Republicans are in a tough spot, politically. Several weeks ago, their donors were threatening to close the spigot, if they did not pass tax reform by year’s end. They were angry about the collapse of legislation to repeal and replace Obamacare and lack of other accomplishments.

Now, the party is on the cusp of the nation’s first tax overhaul since 1986 and fulfilling a key 2016 campaign promise, and many of the deep-pocketed New York donors they need to help them protect their majorities in 2018 are protesting. Meanwhile, rank-and-file voters don’t like the Tax Cuts and Jobs Act, either.

Ironically, many voters appear inclined to agree with the Democrats that the bill was made to order for the GOP’s deep-pocketed contributors, at the expense of the middle class, despite the fact that Republicans wrote the plan to avoid such charges, at risk of alienating some of their staunchest supporters such as upper-middle-class voters who live in tony suburbs.

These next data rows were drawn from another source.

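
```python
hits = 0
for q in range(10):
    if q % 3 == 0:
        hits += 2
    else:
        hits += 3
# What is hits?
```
Trace:
  hits=0
  hits=2, q=0
  hits=5, q=1
  hits=8, q=2
  hits=10, q=3
  hits=13, q=4
  hits=16, q=5
  hits=18, q=6
  hits=21, q=7
  hits=24, q=8
  hits=26, q=9

Final answer: 26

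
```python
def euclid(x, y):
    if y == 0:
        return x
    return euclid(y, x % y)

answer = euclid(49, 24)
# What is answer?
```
Call trace:
euclid(x=49, y=24)
  euclid(x=24, y=1)
    euclid(x=1, y=0)
    -> return 1
  -> return 1
-> return 1

Final answer: 1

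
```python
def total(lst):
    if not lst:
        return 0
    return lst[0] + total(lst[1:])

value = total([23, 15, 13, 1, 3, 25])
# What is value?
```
Call trace:
total(lst=[23, 15, 13, 1, 3, 25])
  total(lst=[15, 13, 1, 3, 25])
    total(lst=[13, 1, 3, 25])
      total(lst=[1, 3, 25])
        total(lst=[3, 25])
          total(lst=[25])
            total(lst=[])
            -> return 0
          -> return 25
        -> return 28
      -> return 29
    -> return 42
  -> return 57
-> return 80

Final answer: 80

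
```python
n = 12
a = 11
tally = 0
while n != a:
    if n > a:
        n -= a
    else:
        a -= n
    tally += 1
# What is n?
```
Trace:
  n=12
  n=12, a=11
  n=12, a=11, tally=0
  n=1, a=11, tally=1
  n=1, a=10, tally=2
  n=1, a=9, tally=3
  n=1, a=8, tally=4
  n=1, a=7, tally=5
  n=1, a=6, tally=6
  n=1, a=5, tally=7
  n=1, a=4, tally=8
  n=1, a=3, tally=9
  n=1, a=2, tally=10
  n=1, a=1, tally=11

Final answer: 1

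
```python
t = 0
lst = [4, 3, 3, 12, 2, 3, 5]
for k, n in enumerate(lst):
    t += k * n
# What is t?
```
Trace:
  t=0
  t=0, k=0, n=4
  t=3, k=1, n=3
  t=9, k=2, n=3
  t=45, k=3, n=12
  t=53, k=4, n=2
  t=68, k=5, n=3
  t=98, k=6, n=5

Final answer: 98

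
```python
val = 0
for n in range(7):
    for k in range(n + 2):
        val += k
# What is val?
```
Trace:
  val=0
  val=0, n=0, k=0
  val=1, n=0, k=1
  val=1, n=1, k=0
  val=2, n=1, k=1
  val=4, n=1, k=2
  val=4, n=2, k=0
  val=5, n=2, k=1
  val=7, n=2, k=2
  val=10, n=2, k=3
  val=10, n=3, k=0
  val=11, n=3, k=1
  val=13, n=3, k=2
  val=16, n=3, k=3
  val=20, n=3, k=4
  val=20, n=4, k=0
  val=21, n=4, k=1
  val=23, n=4, k=2
  val=26, n=4, k=3
  val=30, n=4, k=4
  val=35, n=4, k=5
  val=35, n=5, k=0
  val=36, n=5, k=1
  val=38, n=5, k=2
  val=41, n=5, k=3
  val=45, n=5, k=4
  val=50, n=5, k=5
  val=56, n=5, k=6
  val=56, n=6, k=0
  val=57, n=6, k=1
  val=59, n=6, k=2
  val=62, n=6, k=3
  val=66, n=6, k=4
  val=71, n=6, k=5
  val=77, n=6, k=6
  val=84, n=6, k=7

Final answer: 84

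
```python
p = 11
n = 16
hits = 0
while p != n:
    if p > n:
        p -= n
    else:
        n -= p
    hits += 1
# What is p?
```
Trace:
  p=11
  p=11, n=16
  p=11, n=16, hits=0
  p=11, n=5, hits=1
  p=6, n=5, hits=2
  p=1, n=5, hits=3
  p=1, n=4, hits=4
  p=1, n=3, hits=5
  p=1, n=2, hits=6
  p=1, n=1, hits=7

Final answer: 1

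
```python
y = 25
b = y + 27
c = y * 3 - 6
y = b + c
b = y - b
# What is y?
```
Trace:
  y=25
  y=25, b=52
  y=25, b=52, c=69
  y=121, b=52, c=69
  y=121, b=69, c=69

Final answer: 121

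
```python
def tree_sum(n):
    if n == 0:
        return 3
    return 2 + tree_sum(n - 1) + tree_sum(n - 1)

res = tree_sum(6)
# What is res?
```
Call trace (a repeated sub-call is expanded the first time; later identical calls just restate its return value):
tree_sum(n=6)
  tree_sum(n=5)
    tree_sum(n=4)
      tree_sum(n=3)
        tree_sum(n=2)
          tree_sum(n=1)
            tree_sum(n=0)
            -> return 3
            tree_sum(n=0)
            -> return 3
          -> return 8
          tree_sum(n=1) -> return 8  (same call as traced above)
        -> return 18
        tree_sum(n=2) -> return 18  (same call as traced above)
      -> return 38
      tree_sum(n=3) -> return 38  (same call as traced above)
    -> return 78
    tree_sum(n=4) -> return 78  (same call as traced above)
  -> return 158
  tree_sum(n=5) -> return 158  (same call as traced above)
-> return 318

Final answer: 318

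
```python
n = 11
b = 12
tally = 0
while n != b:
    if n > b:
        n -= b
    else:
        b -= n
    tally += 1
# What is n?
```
Trace:
  n=11
  n=11, b=12
  n=11, b=12, tally=0
  n=11, b=1, tally=1
  n=10, b=1, tally=2
  n=9, b=1, tally=3
  n=8, b=1, tally=4
  n=7, b=1, tally=5
  n=6, b=1, tally=6
  n=5, b=1, tally=7
  n=4, b=1, tally=8
  n=3, b=1, tally=9
  n=2, b=1, tally=10
  n=1, b=1, tally=11

Final answer: 1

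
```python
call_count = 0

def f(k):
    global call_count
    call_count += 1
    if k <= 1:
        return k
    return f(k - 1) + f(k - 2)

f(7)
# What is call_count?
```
Call trace (a repeated sub-call is expanded the first time; later identical calls just restate its return value):
f(k=7)
  f(k=6)
    f(k=5)
      f(k=4)
        f(k=3)
          f(k=2)
            f(k=1)
            -> return 1
            f(k=0)
            -> return 0
          -> return 1
          f(k=1)
          -> return 1
        -> return 2
        f(k=2) -> return 1  (same call as traced above)
      -> return 3
      f(k=3) -> return 2  (same call as traced above)
    -> return 5
    f(k=4) -> return 3  (same call as traced above)
  -> return 8
  f(k=5) -> return 5  (same call as traced above)
-> return 13

call_count is incremented once per call, so count the calls in each subtree. Let C(k) = number of calls made by f(k).
C(0) = C(1) = 1 (base case, no recursion); C(k) = 1 + C(k - 1) + C(k - 2) otherwise.
C(2) = 1 + C(1) + C(0) = 1 + 1 + 1 = 3
C(3) = 1 + C(2) + C(1) = 1 + 3 + 1 = 5
C(4) = 1 + C(3) + C(2) = 1 + 5 + 3 = 9
C(5) = 1 + C(4) + C(3) = 1 + 9 + 5 = 15
C(6) = 1 + C(5) + C(4) = 1 + 15 + 9 = 25
C(7) = 1 + C(6) + C(5) = 1 + 25 + 15 = 41
call_count = C(7) = 41

Final answer: 41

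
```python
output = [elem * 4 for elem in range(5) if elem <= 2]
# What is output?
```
Trace:
  elem=0
  elem=1
  elem=2
  elem=3
  elem=4
  output=[0, 4, 8]

Final answer: [0, 4, 8]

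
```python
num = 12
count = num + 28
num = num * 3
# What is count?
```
Trace:
  num=12
  num=12, count=40
  num=36, count=40

Final answer: 40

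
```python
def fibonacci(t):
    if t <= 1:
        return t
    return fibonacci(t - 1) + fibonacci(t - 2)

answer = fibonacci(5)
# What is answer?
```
Call trace (a repeated sub-call is expanded the first time; later identical calls just restate its return value):
fibonacci(t=5)
  fibonacci(t=4)
    fibonacci(t=3)
      fibonacci(t=2)
        fibonacci(t=1)
        -> return 1
        fibonacci(t=0)
        -> return 0
      -> return 1
      fibonacci(t=1)
      -> return 1
    -> return 2
    fibonacci(t=2) -> return 1  (same call as traced above)
  -> return 3
  fibonacci(t=3) -> return 2  (same call as traced above)
-> return 5

Final answer: 5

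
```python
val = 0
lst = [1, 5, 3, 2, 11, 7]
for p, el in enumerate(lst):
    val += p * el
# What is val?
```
Trace:
  val=0
  val=0, p=0, el=1
  val=5, p=1, el=5
  val=11, p=2, el=3
  val=17, p=3, el=2
  val=61, p=4, el=11
  val=96, p=5, el=7

Final answer: 96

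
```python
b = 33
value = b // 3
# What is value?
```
Trace:
  b=33
  b=33, value=11

Final answer: 11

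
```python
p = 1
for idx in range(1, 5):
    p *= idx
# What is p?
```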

Just 36 percent of registered voters backed the legislation in a recent Politico/Morning Consult tracking poll. House Speaker Paul Ryan, R-Wis., said Thursday that public opinion will improve after the package is enacted and the economy takes off, creating jobs and lifting wages.

“You know what turns it around? Economic growth, jobs, more take-home pay, bigger paychecks, a more confident economy, companies bringing money into America from overseas,” Ryan said. “Results are what matter. We’re in the results business here.”

In interviews, Republican donors praised provisions of the tax overhaul that would impact corporations. They see merit in reducing the corporate tax rate and believe elements to encourage firms to transfer their overseas cash to U.S. banks and invest domestically could pay dividends.

Though that is not enough for many to look past what they believe are the plan’s severe flaws, some veteran GOP contributors concede that if it delivers the robust economic growth that Trump and GOP leaders predict, their views of the plan could change, loosening purse strings in time for the midterm.

“These individuals are pragmatists,” said a Republican operative who interacts with the donor community. “They recognize that this plan benefits the vast majority of middle-class Americans and it’s the right thing to do.”